Senate Report on CIA Torture: Spy Agency Lied about 'Ineffective' Program


Senate Report on CIA Torture: Spy Agency Lied about 'Ineffective' Program

TEHRAN (Tasnim) - The full extent of the CIA’s interrogation and detention programs was laid bare in a milestone report by the Senate intelligence committee on Tuesday that concluded the agency’s use of torture was brutal and ineffective and that the CIA repeatedly lied about its usefulness.

The report represented the most scathing congressional indictment of the Central Intelligence Agency in nearly four decades. It found that torture “regularly resulted in fabricated information,” said committee chairwoman Dianne Feinstein, in a statement summarizing the findings.

She called the torture programme “a stain on our values and on our history”.

“During the brutal interrogations, the CIA was often unaware the information was fabricated.” She told the Senate the torture program was “morally, legally and administratively misguided” and “far more brutal than people were led to believe”.

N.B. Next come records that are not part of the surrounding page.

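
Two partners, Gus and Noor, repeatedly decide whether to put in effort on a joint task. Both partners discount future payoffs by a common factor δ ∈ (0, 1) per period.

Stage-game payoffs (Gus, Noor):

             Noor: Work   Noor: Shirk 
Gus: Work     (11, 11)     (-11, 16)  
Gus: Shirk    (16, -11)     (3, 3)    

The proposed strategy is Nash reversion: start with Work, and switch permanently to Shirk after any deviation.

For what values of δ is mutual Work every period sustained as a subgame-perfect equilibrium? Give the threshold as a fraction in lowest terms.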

The report reveals that use of torture in secret prisons run by the CIA across the world was even more extreme than previously exposed, and included “rectal rehydration” and “rectal feeding”, sleep deprivation lasting almost a week and threats to the families of the detainees.

The “lunch tray” for one detainee, which contained hummus, pasta with sauce, nuts and raisins, “was ‘pureed’ and rectally infused”, the report says.

One detainee whose rectal examination was conducted with “excessive force” was later diagnosed with chronic hemorrhoids, anal fissures and rectal prolapse.

Investigators also documented death threats made to detainees. And CIA interrogators, the committee charged, told detainees they would hurt detainees’ children and “sexually assault” or “cut a [detainee’s] mother’s throat”.

At least one prisoner died as a result of hypothermia after being held in a stress position on cold concrete for hours, The Guardian reported.

At least 17 detainees were tortured without the approval from CIA headquarters that ex-director George Tenet assured the DOJ would occur. And at least 26 of the CIA’s estimated 119 detainees, the committee found, were “wrongfully held.”

Some CIA officers were said to have been reduced “to the point of tears” by witnessing the treatment meted out to one detainee.